A fake sense of fucking entitlement that doesn't speak directly
of my childhood but just lurks around the room as if its job is
to remind me of how big a baby I can be when I'm alone.

If it were up to me
I'd bury you under the piles of bills I can not afford to pay
and college term papers that never wrote themselves
and those hundred thousand Bed Bath & Beyond 20% off flyers.

A lover is someone I have nothing in common with
the word LOVE itself is a billboard with all our tallies marked on it
and this is not a game to me.

This heart is pretty bruised, gently used, and nothing that I thought
a heart is supposed to be.

Yeah, it hurts to get that heart handed back to you time after time.
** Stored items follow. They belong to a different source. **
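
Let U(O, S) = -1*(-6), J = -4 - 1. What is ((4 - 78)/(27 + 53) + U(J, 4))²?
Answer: 41209/1600 ≈ 25.756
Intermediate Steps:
J = -5
U(O, S) = 6
((4 - 78)/(27 + 53) + U(J, 4))² = ((4 - 78)/(27 + 53) + 6)² = (-74/80 + 6)² = (-74*1/80 + 6)² = (-37/40 + 6)² = (203/40)² = 41209/1600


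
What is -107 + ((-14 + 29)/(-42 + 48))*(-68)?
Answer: -277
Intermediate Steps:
-107 + ((-14 + 29)/(-42 + 48))*(-68) = -107 + (15/6)*(-68) = -107 + (15*(⅙))*(-68) = -107 + (5/2)*(-68) = -107 - 170 = -277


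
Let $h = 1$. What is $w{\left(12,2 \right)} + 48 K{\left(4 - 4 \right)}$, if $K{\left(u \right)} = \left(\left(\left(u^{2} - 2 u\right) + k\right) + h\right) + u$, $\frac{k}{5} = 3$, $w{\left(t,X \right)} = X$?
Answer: $770$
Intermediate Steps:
$k = 15$ ($k = 5 \cdot 3 = 15$)
$K{\left(u \right)} = 16 + u^{2} - u$ ($K{\left(u \right)} = \left(\left(\left(u^{2} - 2 u\right) + 15\right) + 1\right) + u = \left(\left(15 + u^{2} - 2 u\right) + 1\right) + u = \left(16 + u^{2} - 2 u\right) + u = 16 + u^{2} - u$)
$w{\left(12,2 \right)} + 48 K{\left(4 - 4 \right)} = 2 + 48 \left(16 + \left(4 - 4\right)^{2} - \left(4 - 4\right)\right) = 2 + 48 \left(16 + 0^{2} - 0\right) = 2 + 48 \left(16 + 0 + 0\right) = 2 + 48 \cdot 16 = 2 + 768 = 770$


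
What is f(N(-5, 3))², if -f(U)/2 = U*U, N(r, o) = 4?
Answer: 1024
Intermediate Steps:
f(U) = -2*U² (f(U) = -2*U*U = -2*U²)
f(N(-5, 3))² = (-2*4²)² = (-2*16)² = (-32)² = 1024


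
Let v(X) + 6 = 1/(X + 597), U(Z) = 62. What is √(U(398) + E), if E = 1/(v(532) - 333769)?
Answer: √8804144445538375266/376831974 ≈ 7.8740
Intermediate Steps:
v(X) = -6 + 1/(597 + X) (v(X) = -6 + 1/(X + 597) = -6 + 1/(597 + X))
E = -1129/376831974 (E = 1/((-3581 - 6*532)/(597 + 532) - 333769) = 1/((-3581 - 3192)/1129 - 333769) = 1/((1/1129)*(-6773) - 333769) = 1/(-6773/1129 - 333769) = 1/(-376831974/1129) = -1129/376831974 ≈ -2.9960e-6)
√(U(398) + E) = √(62 - 1129/376831974) = √(23363581259/376831974) = √8804144445538375266/376831974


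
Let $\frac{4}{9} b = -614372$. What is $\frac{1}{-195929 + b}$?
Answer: $- \frac{1}{1578266} \approx -6.3361 \cdot 10^{-7}$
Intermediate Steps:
$b = -1382337$ ($b = \frac{9}{4} \left(-614372\right) = -1382337$)
$\frac{1}{-195929 + b} = \frac{1}{-195929 - 1382337} = \frac{1}{-1578266} = - \frac{1}{1578266}$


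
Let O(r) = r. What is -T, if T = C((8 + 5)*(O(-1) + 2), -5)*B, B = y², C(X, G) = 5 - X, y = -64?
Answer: 32768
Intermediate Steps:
B = 4096 (B = (-64)² = 4096)
T = -32768 (T = (5 - (8 + 5)*(-1 + 2))*4096 = (5 - 13)*4096 = -8*4096 = -32768)
-T = -1*(-32768) = 32768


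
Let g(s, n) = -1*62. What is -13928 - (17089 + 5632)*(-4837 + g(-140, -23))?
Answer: 111296251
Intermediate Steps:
g(s, n) = -62
-13928 - (17089 + 5632)*(-4837 + g(-140, -23)) = -13928 - (17089 + 5632)*(-4837 - 62) = -13928 - 22721*(-4899) = -13928 - 1*(-111310179) = -13928 + 111310179 = 111296251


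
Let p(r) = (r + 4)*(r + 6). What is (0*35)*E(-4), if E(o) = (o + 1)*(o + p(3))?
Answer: 0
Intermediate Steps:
p(r) = (4 + r)*(6 + r)
E(o) = (1 + o)*(63 + o) (E(o) = (o + 1)*(o + (24 + 3**2 + 10*3)) = (1 + o)*(o + (24 + 9 + 30)) = (1 + o)*(o + 63) = (1 + o)*(63 + o))
(0*35)*E(-4) = (0*35)*(63 + (-4)**2 + 64*(-4)) = 0*(63 + 16 - 256) = 0*(-177) = 0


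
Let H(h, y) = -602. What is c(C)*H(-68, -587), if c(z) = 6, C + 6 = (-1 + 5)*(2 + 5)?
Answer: -3612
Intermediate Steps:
C = 22 (C = -6 + (-1 + 5)*(2 + 5) = -6 + 4*7 = -6 + 28 = 22)
c(C)*H(-68, -587) = 6*(-602) = -3612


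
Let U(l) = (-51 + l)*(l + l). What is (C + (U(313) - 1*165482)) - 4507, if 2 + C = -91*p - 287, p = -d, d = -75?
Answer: -13091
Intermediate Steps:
U(l) = 2*l*(-51 + l) (U(l) = (-51 + l)*(2*l) = 2*l*(-51 + l))
p = 75 (p = -1*(-75) = 75)
C = -7114 (C = -2 + (-91*75 - 287) = -2 + (-6825 - 287) = -2 - 7112 = -7114)
(C + (U(313) - 1*165482)) - 4507 = (-7114 + (2*313*(-51 + 313) - 1*165482)) - 4507 = (-7114 + (2*313*262 - 165482)) - 4507 = (-7114 + (164012 - 165482)) - 4507 = (-7114 - 1470) - 4507 = -8584 - 4507 = -13091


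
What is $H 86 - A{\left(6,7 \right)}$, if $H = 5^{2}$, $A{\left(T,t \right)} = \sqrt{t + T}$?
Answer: $2150 - \sqrt{13} \approx 2146.4$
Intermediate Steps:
$A{\left(T,t \right)} = \sqrt{T + t}$
$H = 25$
$H 86 - A{\left(6,7 \right)} = 25 \cdot 86 - \sqrt{6 + 7} = 2150 - \sqrt{13}$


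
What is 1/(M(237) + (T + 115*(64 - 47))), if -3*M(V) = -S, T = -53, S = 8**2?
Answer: 3/5770 ≈ 0.00051993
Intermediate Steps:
S = 64
M(V) = 64/3 (M(V) = -(-1)*64/3 = -1/3*(-64) = 64/3)
1/(M(237) + (T + 115*(64 - 47))) = 1/(64/3 + (-53 + 115*(64 - 47))) = 1/(64/3 + (-53 + 115*17)) = 1/(64/3 + (-53 + 1955)) = 1/(64/3 + 1902) = 1/(5770/3) = 3/5770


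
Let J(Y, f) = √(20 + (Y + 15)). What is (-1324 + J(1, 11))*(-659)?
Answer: 868562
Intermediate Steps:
J(Y, f) = √(35 + Y) (J(Y, f) = √(20 + (15 + Y)) = √(35 + Y))
(-1324 + J(1, 11))*(-659) = (-1324 + √(35 + 1))*(-659) = (-1324 + √36)*(-659) = (-1324 + 6)*(-659) = -1318*(-659) = 868562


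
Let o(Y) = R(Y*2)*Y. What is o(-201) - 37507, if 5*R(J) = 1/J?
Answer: -375069/10 ≈ -37507.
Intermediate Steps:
R(J) = 1/(5*J) (R(J) = (1/J)/5 = 1/(5*J))
o(Y) = ⅒ (o(Y) = (1/(5*((Y*2))))*Y = (1/(5*((2*Y))))*Y = ((1/(2*Y))/5)*Y = (1/(10*Y))*Y = ⅒)
o(-201) - 37507 = ⅒ - 37507 = -375069/10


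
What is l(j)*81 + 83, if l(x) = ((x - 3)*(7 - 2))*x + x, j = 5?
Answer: 4538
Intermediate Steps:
l(x) = x + x*(-15 + 5*x) (l(x) = ((-3 + x)*5)*x + x = (-15 + 5*x)*x + x = x*(-15 + 5*x) + x = x + x*(-15 + 5*x))
l(j)*81 + 83 = (5*(-14 + 5*5))*81 + 83 = (5*(-14 + 25))*81 + 83 = (5*11)*81 + 83 = 55*81 + 83 = 4455 + 83 = 4538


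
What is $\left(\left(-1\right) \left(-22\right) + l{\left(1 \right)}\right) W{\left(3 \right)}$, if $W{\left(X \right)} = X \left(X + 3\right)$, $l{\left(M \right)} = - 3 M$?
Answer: $342$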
It's a tender moment when you find yourself awake on the hardwood floors
of your own house, scared to sleep on the furniture because even the leather
smells like a series of sin soaked mistakes you'll never forgive yourself for
even when every one else already has.

It's hard enough to get through the soggy broken heart beats
If you're really listening I need you to know
that you did not do this to me.

One day these lips are going to open up again for more than just words.
The ego that's wrapped around my heart will fall like it never has before,
humbled.

When it arrives like these things tend to do sometimes
I will be
poised
scared
primed
brazen

You did not do that to me either.

A lover is someone I have nothing in common with
the word LOVE itself should be blown up
and we should all be right away rewired.

You're the blanket I've had since that beach trip in 2003
that just reminds me of all the things I forgot to do with myself since then.

You're a nightlight -
never bright enough to glow up anything important in the room
just reminding who ever is in it where the door is.